喫食率の低迷が続く、横浜市立中学校の希望者向け配達弁当「ハマ弁」。事業者と結んだ協定の期限が2021年3月末に迫る中、市や市教育委員会の判断に注目が集まっている。6日に開かれた市会第3回定例会本会議で、4氏が一般質問で取り上げ、ハマ弁を基本とする「横浜型給食」や、校内に調理室を設けた「自校方式」での給食実現を求めた。これに対し、林文子市長は年度内には21年度以降の方向性を決める考えを示すにとどめた。
「目標とする喫食率20%に本年度、到達するかどうかが、ハマ弁を継続するか否かの判断基準とならなければならない」。一般質問でそう指摘したのは、荻原隆宏氏(立憲・国民フォーラム)。「一体、どのような場合、継続しないと判断するのか」と市長に迫った。
市長は「8月の喫食率は5・6%。中には40%近い学校もあった」と強調。ただ8月は夏休み明けの5日間のみ。5%強が過去最高水準とはいえ、目標値には程遠い。市長は「選択制の充実に向け、年度内をめどに21年度以降の方向性を決める」と述べるだけで、継続か否かの基準には明確に答えなかった。
生徒や保護者からは「周りが頼まないから、利用しにくい」との声が上がる。木内秀一氏(公明党)はこうした実情を踏まえ、同党が昨年度に打ち出した、ハマ弁を学校給食法の「給食」と位置付ける「横浜型給食」を実現すべきと主張した。
同党の考えに、鯉渕信也教育長は3月の市会予算特別委員会で「学校給食法に基づくハマ弁のような仕組みを検討する」と答弁、一定の理解を示していた。
三輪智恵美氏(共産党)はこの答弁を取り上げ、「中学校給食に一貫して背を向けてきたこれまでの経緯からすれば、注目すべき動き」と評価。ただ「ハマ弁の給食化は市民が求めているものではない」とし、あくまで自校方式を求めた。梶尾明氏(立・国)も「早期に、学校給食法に基づく給食を実施すべき」と訴えた。

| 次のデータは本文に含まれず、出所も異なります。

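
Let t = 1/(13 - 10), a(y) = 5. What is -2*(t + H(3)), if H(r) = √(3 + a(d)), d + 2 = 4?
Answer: -⅔ - 4*√2 ≈ -6.3235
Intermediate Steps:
d = 2 (d = -2 + 4 = 2)
t = ⅓ (t = 1/3 = ⅓ ≈ 0.33333)
H(r) = 2*√2 (H(r) = √(3 + 5) = √8 = 2*√2)
-2*(t + H(3)) = -2*(⅓ + 2*√2) = -⅔ - 4*√2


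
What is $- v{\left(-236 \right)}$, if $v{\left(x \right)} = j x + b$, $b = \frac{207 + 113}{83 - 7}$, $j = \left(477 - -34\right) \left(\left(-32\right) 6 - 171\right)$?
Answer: $- \frac{831750692}{19} \approx -4.3776 \cdot 10^{7}$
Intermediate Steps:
$j = -185493$ ($j = \left(477 + 34\right) \left(-192 - 171\right) = 511 \left(-363\right) = -185493$)
$b = \frac{80}{19}$ ($b = \frac{320}{76} = 320 \cdot \frac{1}{76} = \frac{80}{19} \approx 4.2105$)
$v{\left(x \right)} = \frac{80}{19} - 185493 x$ ($v{\left(x \right)} = - 185493 x + \frac{80}{19} = \frac{80}{19} - 185493 x$)
$- v{\left(-236 \right)} = - (\frac{80}{19} - -43776348) = - (\frac{80}{19} + 43776348) = \left(-1\right) \frac{831750692}{19} = - \frac{831750692}{19}$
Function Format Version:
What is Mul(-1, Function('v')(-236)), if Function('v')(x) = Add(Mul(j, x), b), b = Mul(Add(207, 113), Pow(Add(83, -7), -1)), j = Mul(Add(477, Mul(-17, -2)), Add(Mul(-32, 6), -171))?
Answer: Rational(-831750692, 19) ≈ -4.3776e+7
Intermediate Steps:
j = -185493 (j = Mul(Add(477, 34), Add(-192, -171)) = Mul(511, -363) = -185493)
b = Rational(80, 19) (b = Mul(320, Pow(76, -1)) = Mul(320, Rational(1, 76)) = Rational(80, 19) ≈ 4.2105)
Function('v')(x) = Add(Rational(80, 19), Mul(-185493, x)) (Function('v')(x) = Add(Mul(-185493, x), Rational(80, 19)) = Add(Rational(80, 19), Mul(-185493, x)))
Mul(-1, Function('v')(-236)) = Mul(-1, Add(Rational(80, 19), Mul(-185493, -236))) = Mul(-1, Add(Rational(80, 19), 43776348)) = Mul(-1, Rational(831750692, 19)) = Rational(-831750692, 19)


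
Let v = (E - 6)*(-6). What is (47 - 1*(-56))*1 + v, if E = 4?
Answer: 115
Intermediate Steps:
v = 12 (v = (4 - 6)*(-6) = -2*(-6) = 12)
(47 - 1*(-56))*1 + v = (47 - 1*(-56))*1 + 12 = (47 + 56)*1 + 12 = 103*1 + 12 = 103 + 12 = 115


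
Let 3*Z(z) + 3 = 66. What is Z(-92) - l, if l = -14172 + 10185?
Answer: 4008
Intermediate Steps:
Z(z) = 21 (Z(z) = -1 + (⅓)*66 = -1 + 22 = 21)
l = -3987
Z(-92) - l = 21 - 1*(-3987) = 21 + 3987 = 4008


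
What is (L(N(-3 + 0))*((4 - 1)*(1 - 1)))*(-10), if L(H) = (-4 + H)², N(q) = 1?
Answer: 0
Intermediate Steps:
(L(N(-3 + 0))*((4 - 1)*(1 - 1)))*(-10) = ((-4 + 1)²*((4 - 1)*(1 - 1)))*(-10) = ((-3)²*(3*0))*(-10) = (9*0)*(-10) = 0*(-10) = 0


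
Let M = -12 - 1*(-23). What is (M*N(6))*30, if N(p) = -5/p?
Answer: -275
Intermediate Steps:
M = 11 (M = -12 + 23 = 11)
(M*N(6))*30 = (11*(-5/6))*30 = (11*(-5*⅙))*30 = (11*(-⅚))*30 = -55/6*30 = -275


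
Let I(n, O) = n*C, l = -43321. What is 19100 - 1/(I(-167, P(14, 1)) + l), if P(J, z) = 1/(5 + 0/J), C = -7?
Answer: 805103201/42152 ≈ 19100.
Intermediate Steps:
P(J, z) = ⅕ (P(J, z) = 1/(5 + 0) = 1/5 = ⅕)
I(n, O) = -7*n (I(n, O) = n*(-7) = -7*n)
19100 - 1/(I(-167, P(14, 1)) + l) = 19100 - 1/(-7*(-167) - 43321) = 19100 - 1/(1169 - 43321) = 19100 - 1/(-42152) = 19100 - 1*(-1/42152) = 19100 + 1/42152 = 805103201/42152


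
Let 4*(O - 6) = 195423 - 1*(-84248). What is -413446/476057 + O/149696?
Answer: -114414087049/285055314688 ≈ -0.40137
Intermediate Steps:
O = 279695/4 (O = 6 + (195423 - 1*(-84248))/4 = 6 + (195423 + 84248)/4 = 6 + (¼)*279671 = 6 + 279671/4 = 279695/4 ≈ 69924.)
-413446/476057 + O/149696 = -413446/476057 + (279695/4)/149696 = -413446*1/476057 + (279695/4)*(1/149696) = -413446/476057 + 279695/598784 = -114414087049/285055314688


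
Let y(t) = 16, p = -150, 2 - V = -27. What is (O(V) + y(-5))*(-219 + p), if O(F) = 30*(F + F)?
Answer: -647964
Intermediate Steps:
V = 29 (V = 2 - 1*(-27) = 2 + 27 = 29)
O(F) = 60*F (O(F) = 30*(2*F) = 60*F)
(O(V) + y(-5))*(-219 + p) = (60*29 + 16)*(-219 - 150) = (1740 + 16)*(-369) = 1756*(-369) = -647964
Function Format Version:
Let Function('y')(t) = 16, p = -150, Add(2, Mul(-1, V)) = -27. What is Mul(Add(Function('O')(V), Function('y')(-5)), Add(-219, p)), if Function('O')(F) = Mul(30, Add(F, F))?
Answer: -647964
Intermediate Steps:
V = 29 (V = Add(2, Mul(-1, -27)) = Add(2, 27) = 29)
Function('O')(F) = Mul(60, F) (Function('O')(F) = Mul(30, Mul(2, F)) = Mul(60, F))
Mul(Add(Function('O')(V), Function('y')(-5)), Add(-219, p)) = Mul(Add(Mul(60, 29), 16), Add(-219, -150)) = Mul(Add(1740, 16), -369) = Mul(1756, -369) = -647964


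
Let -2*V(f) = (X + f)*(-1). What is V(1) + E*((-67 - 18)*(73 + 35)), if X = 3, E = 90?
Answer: -826198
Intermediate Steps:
V(f) = 3/2 + f/2 (V(f) = -(3 + f)*(-1)/2 = -(-3 - f)/2 = 3/2 + f/2)
V(1) + E*((-67 - 18)*(73 + 35)) = (3/2 + (1/2)*1) + 90*((-67 - 18)*(73 + 35)) = (3/2 + 1/2) + 90*(-85*108) = 2 + 90*(-9180) = 2 - 826200 = -826198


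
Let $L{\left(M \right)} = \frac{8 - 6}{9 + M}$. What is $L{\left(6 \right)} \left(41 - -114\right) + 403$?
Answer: $\frac{1271}{3} \approx 423.67$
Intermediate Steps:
$L{\left(M \right)} = \frac{2}{9 + M}$
$L{\left(6 \right)} \left(41 - -114\right) + 403 = \frac{2}{9 + 6} \left(41 - -114\right) + 403 = \frac{2}{15} \left(41 + 114\right) + 403 = 2 \cdot \frac{1}{15} \cdot 155 + 403 = \frac{2}{15} \cdot 155 + 403 = \frac{62}{3} + 403 = \frac{1271}{3}$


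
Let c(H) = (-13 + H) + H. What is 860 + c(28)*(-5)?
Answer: 645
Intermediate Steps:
c(H) = -13 + 2*H
860 + c(28)*(-5) = 860 + (-13 + 2*28)*(-5) = 860 + (-13 + 56)*(-5) = 860 + 43*(-5) = 860 - 215 = 645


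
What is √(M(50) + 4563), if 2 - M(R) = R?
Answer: √4515 ≈ 67.194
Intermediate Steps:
M(R) = 2 - R
√(M(50) + 4563) = √((2 - 1*50) + 4563) = √((2 - 50) + 4563) = √(-48 + 4563) = √4515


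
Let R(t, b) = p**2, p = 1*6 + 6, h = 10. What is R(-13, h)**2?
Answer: 20736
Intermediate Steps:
p = 12 (p = 6 + 6 = 12)
R(t, b) = 144 (R(t, b) = 12**2 = 144)
R(-13, h)**2 = 144**2 = 20736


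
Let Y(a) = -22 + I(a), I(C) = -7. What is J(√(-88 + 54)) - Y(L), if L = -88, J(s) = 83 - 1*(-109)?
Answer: 221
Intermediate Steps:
J(s) = 192 (J(s) = 83 + 109 = 192)
Y(a) = -29 (Y(a) = -22 - 7 = -29)
J(√(-88 + 54)) - Y(L) = 192 - 1*(-29) = 192 + 29 = 221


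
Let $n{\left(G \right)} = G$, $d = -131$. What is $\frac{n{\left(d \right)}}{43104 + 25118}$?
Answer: $- \frac{131}{68222} \approx -0.0019202$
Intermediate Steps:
$\frac{n{\left(d \right)}}{43104 + 25118} = - \frac{131}{43104 + 25118} = - \frac{131}{68222}$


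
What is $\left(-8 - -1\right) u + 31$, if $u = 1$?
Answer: $24$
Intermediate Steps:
$\left(-8 - -1\right) u + 31 = \left(-8 - -1\right) 1 + 31 = \left(-8 + 1\right) 1 + 31 = \left(-7\right) 1 + 31 = -7 + 31 = 24$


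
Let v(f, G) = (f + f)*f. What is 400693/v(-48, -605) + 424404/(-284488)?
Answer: 14004587069/163865088 ≈ 85.464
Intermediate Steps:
v(f, G) = 2*f² (v(f, G) = (2*f)*f = 2*f²)
400693/v(-48, -605) + 424404/(-284488) = 400693/((2*(-48)²)) + 424404/(-284488) = 400693/((2*2304)) + 424404*(-1/284488) = 400693/4608 - 106101/71122 = 14004587069/163865088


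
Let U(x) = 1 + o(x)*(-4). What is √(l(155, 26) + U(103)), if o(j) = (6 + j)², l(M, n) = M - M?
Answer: I*√47523 ≈ 218.0*I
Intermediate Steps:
l(M, n) = 0
U(x) = 1 - 4*(6 + x)² (U(x) = 1 + (6 + x)²*(-4) = 1 - 4*(6 + x)²)
√(l(155, 26) + U(103)) = √(0 + (1 - 4*(6 + 103)²)) = √(0 + (1 - 4*109²)) = √(0 + (1 - 4*11881)) = √(0 + (1 - 47524)) = √(0 - 47523) = √(-47523) = I*√47523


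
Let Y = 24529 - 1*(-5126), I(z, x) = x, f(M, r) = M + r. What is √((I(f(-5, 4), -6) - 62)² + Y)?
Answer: √34279 ≈ 185.15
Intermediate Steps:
Y = 29655 (Y = 24529 + 5126 = 29655)
√((I(f(-5, 4), -6) - 62)² + Y) = √((-6 - 62)² + 29655) = √((-68)² + 29655) = √(4624 + 29655) = √34279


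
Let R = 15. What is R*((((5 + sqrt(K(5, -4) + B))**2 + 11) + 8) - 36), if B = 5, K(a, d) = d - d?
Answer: 195 + 150*sqrt(5) ≈ 530.41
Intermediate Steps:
K(a, d) = 0
R*((((5 + sqrt(K(5, -4) + B))**2 + 11) + 8) - 36) = 15*((((5 + sqrt(0 + 5))**2 + 11) + 8) - 36) = 15*((((5 + sqrt(5))**2 + 11) + 8) - 36) = 15*(((11 + (5 + sqrt(5))**2) + 8) - 36) = 15*((19 + (5 + sqrt(5))**2) - 36) = 15*(-17 + (5 + sqrt(5))**2) = -255 + 15*(5 + sqrt(5))**2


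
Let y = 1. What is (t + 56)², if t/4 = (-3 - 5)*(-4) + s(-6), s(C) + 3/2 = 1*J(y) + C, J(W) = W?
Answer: 24964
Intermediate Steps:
s(C) = -½ + C (s(C) = -3/2 + (1*1 + C) = -3/2 + (1 + C) = -½ + C)
t = 102 (t = 4*((-3 - 5)*(-4) + (-½ - 6)) = 4*(-8*(-4) - 13/2) = 4*(32 - 13/2) = 4*(51/2) = 102)
(t + 56)² = (102 + 56)² = 158² = 24964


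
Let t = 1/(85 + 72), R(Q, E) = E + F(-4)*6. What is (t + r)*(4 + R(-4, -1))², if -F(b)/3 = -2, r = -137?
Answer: -32713668/157 ≈ -2.0837e+5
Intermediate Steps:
F(b) = 6 (F(b) = -3*(-2) = 6)
R(Q, E) = 36 + E (R(Q, E) = E + 6*6 = E + 36 = 36 + E)
t = 1/157 ≈ 0.0063694
(t + r)*(4 + R(-4, -1))² = (1/157 - 137)*(4 + (36 - 1))² = -21508*(4 + 35)²/157 = -21508/157*39² = -21508/157*1521 = -32713668/157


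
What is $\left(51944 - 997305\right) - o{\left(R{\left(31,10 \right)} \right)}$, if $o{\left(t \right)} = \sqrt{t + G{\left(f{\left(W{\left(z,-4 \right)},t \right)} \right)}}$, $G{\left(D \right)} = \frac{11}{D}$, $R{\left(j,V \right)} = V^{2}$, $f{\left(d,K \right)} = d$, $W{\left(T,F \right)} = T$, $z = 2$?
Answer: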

これに対し、市長は▽ハマ弁は他都市のデリバリー給食と比べても遜色ない▽小学校で提供されるような給食は、コストやスペースの面から困難▽ハマ弁を給食と位置付けるには供給体制などに課題-と従来の見解を繰り返し、議論は平行線をたどった。
市教委は今後、生徒や保護者らが対象のアンケートや有識者を含む懇談会での意見を参考に、方向性を決めるとしている。